Frage: Wie kommen Hamburg und Schleswig-Holstein da raus?

KUBICKI: 2018 ist es vorbei. Entweder findet sich bis dahin ein solventer Käufer, oder die HSH wird abgewickelt. Die Frage ist nur, wie teuer es uns am Ende wirklich kommen wird.

Frage: Die größte Herausforderung für den Rest der Legislaturperiode?
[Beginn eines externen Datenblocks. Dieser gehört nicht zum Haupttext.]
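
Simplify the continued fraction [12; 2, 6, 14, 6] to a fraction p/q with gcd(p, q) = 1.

a_0 = 12: 12/1
a_1 = 2: 25/2
a_2 = 6: 162/13
a_3 = 14: 2293/184
a_4 = 6: 13920/1117

13920/1117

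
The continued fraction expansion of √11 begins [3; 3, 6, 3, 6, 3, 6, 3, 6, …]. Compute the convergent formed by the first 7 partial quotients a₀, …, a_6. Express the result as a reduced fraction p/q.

Build up convergents one term at a time:
a_0 = 3: 3/1
a_1 = 3: 10/3
a_2 = 6: 63/19
a_3 = 3: 199/60
a_4 = 6: 1257/379
a_5 = 3: 3970/1197
a_6 = 6: 25077/7561

25077/7561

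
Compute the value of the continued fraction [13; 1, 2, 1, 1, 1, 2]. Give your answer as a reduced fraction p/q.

398/29

Start with 2.
1 + 1/(2/1) = 1 + 1/2 = 3/2
1 + 1/(3/2) = 1 + 2/3 = 5/3
1 + 1/(5/3) = 1 + 3/5 = 8/5
2 + 1/(8/5) = 2 + 5/8 = 21/8
1 + 1/(21/8) = 1 + 8/21 = 29/21
13 + 1/(29/21) = 13 + 21/29 = 398/29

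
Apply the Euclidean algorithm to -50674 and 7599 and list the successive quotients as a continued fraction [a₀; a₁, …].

[-7; 3, 59, 1, 41]

Apply division with remainder until the remainder is 0:
-50674 = -7·7599 + 2519, so a_0 = -7
7599 = 3·2519 + 42, so a_1 = 3
2519 = 59·42 + 41, so a_2 = 59
42 = 1·41 + 1, so a_3 = 1
41 = 41·1 + 0, so a_4 = 41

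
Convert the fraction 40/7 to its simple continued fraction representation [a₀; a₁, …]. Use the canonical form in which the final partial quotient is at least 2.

40 ÷ 7 → quotient 5, remainder 5
7 ÷ 5 → quotient 1, remainder 2
5 ÷ 2 → quotient 2, remainder 1
2 ÷ 1 → quotient 2, remainder 0

[5; 1, 2, 2]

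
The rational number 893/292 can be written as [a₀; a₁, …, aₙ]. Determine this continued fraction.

[3; 17, 5, 1, 2]

893 ÷ 292 → quotient 3, remainder 17
292 ÷ 17 → quotient 17, remainder 3
17 ÷ 3 → quotient 5, remainder 2
3 ÷ 2 → quotient 1, remainder 1
2 ÷ 1 → quotient 2, remainder 0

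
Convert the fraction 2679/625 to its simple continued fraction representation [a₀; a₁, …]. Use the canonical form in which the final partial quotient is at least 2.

[4; 3, 2, 29, 3]

Repeatedly divide and take the remainder:
⌊2679/625⌋ = 4, remainder 179
⌊625/179⌋ = 3, remainder 88
⌊179/88⌋ = 2, remainder 3
⌊88/3⌋ = 29, remainder 1
⌊3/1⌋ = 3, remainder 0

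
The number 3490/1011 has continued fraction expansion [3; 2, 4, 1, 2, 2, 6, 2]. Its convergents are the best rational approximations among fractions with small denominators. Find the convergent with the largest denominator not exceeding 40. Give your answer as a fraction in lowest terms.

107/31

List convergents until the denominator exceeds the bound:
a_0 = 3: 3/1  (≤ bound)
a_1 = 2: 7/2  (≤ bound)
a_2 = 4: 31/9  (≤ bound)
a_3 = 1: 38/11  (≤ bound)
a_4 = 2: 107/31  (≤ bound)
a_5 = 2: 252/73  (> 40, stop)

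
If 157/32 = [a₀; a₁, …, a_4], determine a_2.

⌊157/32⌋ = 4, remainder 29
⌊32/29⌋ = 1, remainder 3
⌊29/3⌋ = 9, remainder 2

9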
KUBICKI: Ist die Bewältigung des Flüchtlingszustroms. Das wird ja nicht weniger werden. Derzeit kommen täglich immer noch bis zu 4000 Menschen bundesweit zu uns. Das werden zum Sommer erneut mehr werden. Wenn Sie das hochrechnen, werden es 2016 möglicherweise doppelt so viele wie 2015. Das wird unsere staatlichen Leistungsmöglichkeiten sprengen und einen unglaublichen Druck entfachen, unsere Regeln und Gesetze schnellstmöglich zu ändern.

Frage: Das heißt?

KUBICKI: Das heißt zum Beispiel, dass wir uns Baugenehmigungsverfahren nicht mehr leisten können, die sich über Jahre hinziehen. Wir müssen die Baustandards senken, weil wir sie uns schlicht nicht mehr leisten können. Auch Schulen, Kitas, Krankenhäuser, alle staatlichen Einrichtungen stehen vor exorbitanten Herausforderungen. Kostenneutral werden die alle nicht zu bewältigen sein.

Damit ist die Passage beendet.